We are essentially looking at a public health issue being solved through economic protection of the few and sanctions against the poor. Instead of mass testing and sanitation programs, we get private corporations imposing guidelines on work schedules and
leaves. Instead of a medical solution, we get an administration that’s going above and beyond to ensure that the nation’s big enterprises remain afloat while neglecting the workers who actually keep things going.

It might seem disingenuous, but at its core, the COVID-19 pandemic is not just a public health crisis, but an economic one as well. And for a semi-colonial, semi-feudal economy like the Philippines, one cough could have us all spiraling into deeper crisis.

There is an almost symbiotic relationship between a nation’s economic system and the way people move about it. We can see that when workers respond when asked why they’re still outside with, “I have to work.” The economy is what drives people to produce, and ultimately, what pushes human behavior.

Conversely, when something restricts that behavior and that production, it’s the economy that suffers. The Luzon-wide lockdown has killed the public transport sector and forced millions of workers and farmers to simply stop due to quarantine. The pandemic has attacked not only our wellbeing, but our economy as well.

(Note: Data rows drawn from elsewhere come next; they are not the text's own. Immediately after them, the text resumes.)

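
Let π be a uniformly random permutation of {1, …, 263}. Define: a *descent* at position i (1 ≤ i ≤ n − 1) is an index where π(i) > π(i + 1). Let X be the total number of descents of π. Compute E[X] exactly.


Write X = Σ X_I over i = 1, …, 262, with X_I the indicator of one descent.
There are 262 indicators.
For each fixed i, the pair (π(i), π(i+1)) is a uniformly random ordered pair of distinct values from {1, …, 263}; by symmetry P[π(i) > π(i+1)] = 1/2.
By linearity: E[X] = 262 · (1/2) = (263 − 1) · (1/2) = 131 ≈ 131.00000.

E[X] = 131 = 131.00000.


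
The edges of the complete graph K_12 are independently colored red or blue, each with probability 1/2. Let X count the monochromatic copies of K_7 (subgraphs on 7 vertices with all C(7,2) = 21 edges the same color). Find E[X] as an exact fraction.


Let X = Σ_S X_S over the C(12, 7) = 792 subsets S of size 7, where X_S = 1 if the K_7 on S is monochromatic.
For a fixed S, the K_7 on S has C(7, 2) = 21 edges. P[all 21 edges red] = (1/2)^21, and likewise for blue, so P[monochromatic] = 2·(1/2)^21 = 2^{1 − 21} = 1/1048576.
By linearity of expectation: E[X] = C(12, 7) · 2^{1 − 21} = 792 · 1/1048576 = 99/131072.
Numerically: E[X] ≈ 0.000755.

E[X] = C(12,7)·2^(1−C(7,2)) = 99/131072 ≈ 0.000755.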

And it’s this attack on the economy that has laid bare the glaring flaws in its system. Our fragile set-up, with foreign corporations, landlords, and neoliberal import-dependent-export-oriented policies, is shaking at its unsustainable core because of the pandemic affecting every economic system’s most important element – its people.

It has exposed the glaring contradictions between what workers care about – life, security, a chance to live; and what employers prioritize – profit maximization, loss reduction, how to get away with not paying their workers for one month. It is the private school insisting on collecting payments for tuition amid a crisis. It is call center agents being forced to come to work or risk not getting paid. It is the construction worker crossing the border between Laguna and Metro Manila, only to be turned away for not having an ID.

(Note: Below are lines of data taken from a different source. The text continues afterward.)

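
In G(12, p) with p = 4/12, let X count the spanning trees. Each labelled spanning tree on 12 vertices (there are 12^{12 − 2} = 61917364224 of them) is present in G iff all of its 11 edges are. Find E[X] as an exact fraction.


K_12 has 12^{12 − 2} = 61917364224 labelled spanning trees.
For each such spanning tree H, let X_H = 1 if all 11 edges of H are present in G. Then P[X_H = 1] = p^{11} = (1/3)^{11} = 1/177147.
By linearity of expectation: E[X] = Σ_H E[X_H] = 61917364224 · p^{11} = 61917364224 · 1/177147 = 1048576/3.
Numerically: E[X] ≈ 3.5e+05.

E[X] = 61917364224 · (1/3)^{11} = 1048576/3 ≈ 3.5e+05.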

COVID-19 has laid bare the class contradictions in Philippine society. Not only has it exposed the private sector for what it is – a profiteering class of capitalists, but it has also exposed the government and its institutions for what they are – tools of the same profiteering class to ensure that they can continue profiting.

This is why the government offers a military solution to a public health issue, or why the country’s urban poor and informal sectors are left to moan, “The government has forgotten us”, or why it allows businesses to remain open while forcing the tricycle drivers and jeepney operators to stop.

Of course, this crisis has existed long before COVID-19; the disease merely made it worse. But unlike COVID-19, there is a definite cure: struggle. We are now facing a fight on two fronts: the medical one which attacks our communities and our immune systems, and the socio-economic one which engulfs our society in an exploitative wheel of suffering.

We must now embrace struggle in the time of COVID-19. In order to beat the public health crisis, we must work together to provide food, water, medicine, health supplies, and support for our communities and health workers. But in order to defeat the economic crisis, we must work harder than that.

We must strengthen our labor unions, embrace the fight for students’ rights, push for land, peace, and justice in the countryside, remain vigilant against state fascism, arouse, organize, and mobilize the masses towards an end to exploitation and the road to national liberation.